Ingenuity’s camera takes more images the greater the distance, NASA explained. However, if the helicopter flies too fast, its flight algorithm can’t track surface features. The space agency had only tested Ingenuity in small vacuum chambers on Earth, where it could only move about 1.6 feet (half a meter) in any direction. To replicate the Martian atmosphere, which is only 1% as thick as Earth’s, the chambers are filled with wispy air, mainly carbon dioxide.
Given the speed, range, and altitude planned for the third test flight, NASA was unsure whether Ingenuity’s camera would track the ground as designed while it was moving faster.
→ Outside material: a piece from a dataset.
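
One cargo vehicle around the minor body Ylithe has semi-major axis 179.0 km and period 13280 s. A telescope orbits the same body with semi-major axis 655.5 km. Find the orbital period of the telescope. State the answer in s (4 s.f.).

Kepler's third law: T² ∝ a³, so T₂ = T₁ (a₂/a₁)^(3/2).
a₂/a₁ = 3.662, (a₂/a₁)^(3/2) = 7.008.
T₂ = 13280 × 7.008 = 93060 s.

T₂ ≈ 93060 s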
“This is the first time we’ve seen the algorithm for the camera running over a long distance,” MiMi Sung, Ingenuity’s project manager at NASA’s Jet Propulsion Laboratory, said in the news release. “You can’t do this inside a test chamber.”
Based on the successful flight, it would seem so, but we’ve asked NASA for clarification on whether the camera worked as expected.
Not only that, but the Ingenuity team also pushed the helicopter’s limits by instructing it to take more photos on its own, including with its color camera. NASA recently released the first aerial color images taken by Ingenuity on its second flight. You can even see tracks made by the Perseverance rover, which is essentially serving as Ingenuity’s proud and watchful parent as it zooms around the Martian surface.
NASA’s little helicopter is currently carrying out a 30-Martian-day, or 31-Earth-day, technology demonstration that aims to test rotorcraft flight in Mars’ thin atmosphere. It will attempt up to five test flights within that window. The space agency said the Ingenuity team is planning the helicopter’s fourth flight, which will take place in a few days.